Practice emotional intelligence
The ability to control one’s emotions is the key to successful trading.
All too often, new investors will “fall in love” with a particular cryptocurrency. They will inflate their brains with all the aggressive marketing imposed upon them. We previously saw this with Litecoin, Ethereum, Tron, as well as many other “trending” coins.
As a result, users will either sell in a panic when they should hold, or they hold when they should sell. This almost always results in losses induced by extreme anxiety and fear.
This is also why, very often, position traders and holders will deliberately avoid the markets for a while. After they place a particular trade, they don’t allow their emotions to follow the market conditions. Ideally, you’d want to learn how to control your emotional state before entering high-risk trades.
The cryptocurrency markets have clearly entered into a new bull market. And with it come new opportunities to make lots of profit. If you have been sitting on the sidelines this is what you need to do to grow your wealth.
In this article we explored 3 crypto investment strategies and helped you determine which option works best for you.
As each method can be talked about in-depth, this is just an introduction. It will help you perform more selective research. So, ideally, you’d want to delve even deeper from this point onwards.
All in all, choosing to trade crypto is a very risky practice. Therefore, you should never use funds that you cannot afford to lose.
Frequently asked questions
Below are some of the most common questions and answers associated with the different types of cryptocurrency investment methods.
How much do I need to invest in cryptocurrency when swing trading?

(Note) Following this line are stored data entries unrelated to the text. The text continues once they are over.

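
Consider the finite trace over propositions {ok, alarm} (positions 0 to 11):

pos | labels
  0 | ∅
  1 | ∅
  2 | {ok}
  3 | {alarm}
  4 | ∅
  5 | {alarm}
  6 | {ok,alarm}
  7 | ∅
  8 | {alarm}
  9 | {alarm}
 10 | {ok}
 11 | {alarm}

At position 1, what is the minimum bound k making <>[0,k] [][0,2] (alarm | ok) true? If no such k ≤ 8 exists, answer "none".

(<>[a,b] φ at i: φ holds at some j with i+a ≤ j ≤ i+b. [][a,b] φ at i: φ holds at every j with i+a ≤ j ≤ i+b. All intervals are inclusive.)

Scan j = 1,2,… for [][0,2] (alarm | ok):
  j=1: fails
  j=2: fails
  j=3: fails
  j=4: fails
  j=5: fails
  j=6: fails
  j=7: fails
  j=8: holds
First hit at j=8, so smallest k = 8-1 = 7.

7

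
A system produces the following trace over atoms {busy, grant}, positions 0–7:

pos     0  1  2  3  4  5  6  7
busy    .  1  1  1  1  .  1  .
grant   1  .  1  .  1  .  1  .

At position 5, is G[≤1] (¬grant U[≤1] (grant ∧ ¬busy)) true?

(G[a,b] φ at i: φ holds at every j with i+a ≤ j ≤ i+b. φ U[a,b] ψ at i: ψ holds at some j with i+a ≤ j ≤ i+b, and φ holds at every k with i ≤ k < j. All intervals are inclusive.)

No

Check (¬grant U[≤1] (grant ∧ ¬busy)) at every j in [5,6]:
  j=5: fails
  j=6: fails
Fails at j=5 → formula fails.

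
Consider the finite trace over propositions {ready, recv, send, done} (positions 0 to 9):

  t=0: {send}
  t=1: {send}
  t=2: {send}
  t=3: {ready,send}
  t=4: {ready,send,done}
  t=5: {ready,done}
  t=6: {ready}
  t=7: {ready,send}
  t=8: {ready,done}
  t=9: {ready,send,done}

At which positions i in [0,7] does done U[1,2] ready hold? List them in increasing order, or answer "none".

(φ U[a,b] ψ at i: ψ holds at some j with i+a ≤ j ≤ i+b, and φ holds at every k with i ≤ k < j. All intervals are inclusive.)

4, 5

Evaluate at each i in [0,7]:
  i=0: ✗ (no rhs in [1,2])
  i=1: ✗ (lhs fails at k=1 before rhs at j=3)
  i=2: ✗ (lhs fails at k=2 before rhs at j=3)
  i=3: ✗ (lhs fails at k=3 before rhs at j=4)
  i=4: ✓ (rhs at j=5; lhs holds on [4,4])
  i=5: ✓ (rhs at j=6; lhs holds on [5,5])
  i=6: ✗ (lhs fails at k=6 before rhs at j=7)
  i=7: ✗ (lhs fails at k=7 before rhs at j=8)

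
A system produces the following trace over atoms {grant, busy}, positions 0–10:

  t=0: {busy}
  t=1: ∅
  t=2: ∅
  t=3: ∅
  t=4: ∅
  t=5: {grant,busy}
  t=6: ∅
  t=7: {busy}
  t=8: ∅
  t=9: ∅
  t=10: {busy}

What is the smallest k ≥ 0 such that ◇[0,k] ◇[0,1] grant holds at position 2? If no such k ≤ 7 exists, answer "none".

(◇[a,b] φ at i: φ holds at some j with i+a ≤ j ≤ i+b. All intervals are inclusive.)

Scan j = 2,3,… for ◇[0,1] grant:
  j=2: fails
  j=3: fails
  j=4: holds
First hit at j=4, so smallest k = 4-2 = 2.

2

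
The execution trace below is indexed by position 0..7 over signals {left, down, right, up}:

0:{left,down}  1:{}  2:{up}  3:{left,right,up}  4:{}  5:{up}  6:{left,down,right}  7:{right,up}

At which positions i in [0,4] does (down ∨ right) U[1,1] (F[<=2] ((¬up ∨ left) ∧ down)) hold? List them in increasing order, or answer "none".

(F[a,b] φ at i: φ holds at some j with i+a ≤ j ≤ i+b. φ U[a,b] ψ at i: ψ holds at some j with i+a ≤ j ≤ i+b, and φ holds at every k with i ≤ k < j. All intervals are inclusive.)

3

Evaluate at each i in [0,4]:
  i=0: ✗ (no rhs in [1,1])
  i=1: ✗ (no rhs in [2,2])
  i=2: ✗ (no rhs in [3,3])
  i=3: ✓ (rhs at j=4; lhs holds on [3,3])
  i=4: ✗ (lhs fails at k=4 before rhs at j=5)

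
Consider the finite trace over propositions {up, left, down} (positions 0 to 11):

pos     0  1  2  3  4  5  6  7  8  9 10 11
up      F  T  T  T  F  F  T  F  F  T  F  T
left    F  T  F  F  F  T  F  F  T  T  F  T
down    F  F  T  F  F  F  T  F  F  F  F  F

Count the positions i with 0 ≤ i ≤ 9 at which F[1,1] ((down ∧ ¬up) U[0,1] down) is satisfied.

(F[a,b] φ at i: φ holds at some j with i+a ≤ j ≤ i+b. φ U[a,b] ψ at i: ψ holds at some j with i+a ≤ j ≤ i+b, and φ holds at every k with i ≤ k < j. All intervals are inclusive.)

2

Evaluate at each i in [0,9]:
  i=0: ✗ (none in [1,1])
  i=1: ✓ (witness j=2)
  i=2: ✗ (none in [3,3])
  i=3: ✗ (none in [4,4])
  i=4: ✗ (none in [5,5])
  i=5: ✓ (witness j=6)
  i=6: ✗ (none in [7,7])
  i=7: ✗ (none in [8,8])
  i=8: ✗ (none in [9,9])
  i=9: ✗ (none in [10,10])
Positions where it holds: {1, 5} → 2.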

When Swing trading, you can start with any amount of money you are comfortable losing. While this is a somewhat negative way to position yourself, it does illustrate the risk involved. Each trade you make should generally not exceed 1%-2% of your trading portfolio unless you are extremely confident.
How does Bitcoin investing work?
First, decide what type of strategy you want to follow. You can read the full article to get a better idea of the different investing strategies. From that point onwards, all you need to do is find an exchange platform and purchase your first BTC. On Paybis, you can do this with multiple payment methods.
Why is cryptocurrency a good investment?
As a new investment market, cryptocurrencies are still in their infancy. However, in the last two years, the regulatory framework around exchange platforms and new coins have tightened. As a result, governmental parties take the market more seriously. In the future, this can become a determining factor that draws many new investors to the markets.
What is position trading?
Position trading is an investment strategy that focuses on a lower amount of trades, for a longer amount of time. In essence, the trader buys or sells a particular cryptocurrency, expecting a change in the long-term trend. He then takes profits when his trade reached a target profit %.
What is swing trading?
Swing trading is the process of buying and selling cryptocurrencies based on short term trends. One can observe these trends through charts and indicators. Traders that implement this strategy usually add leverage to spot orders, in order to increase the potential profits with smaller price moves.
When should holders sell their coins?
Many people refer to Hodling as the most “honorable” investment strategy, especially when it comes to Bitcoin. However, it is not always the best option, especially if you want to increase the value of your portfolio. It is best to sell when the price-trend of Bitcoin forms two descending triangles after a new all-time high. This formation indicates the start of a new bear market. As such, it is one of the best crypto investment strategies to follow.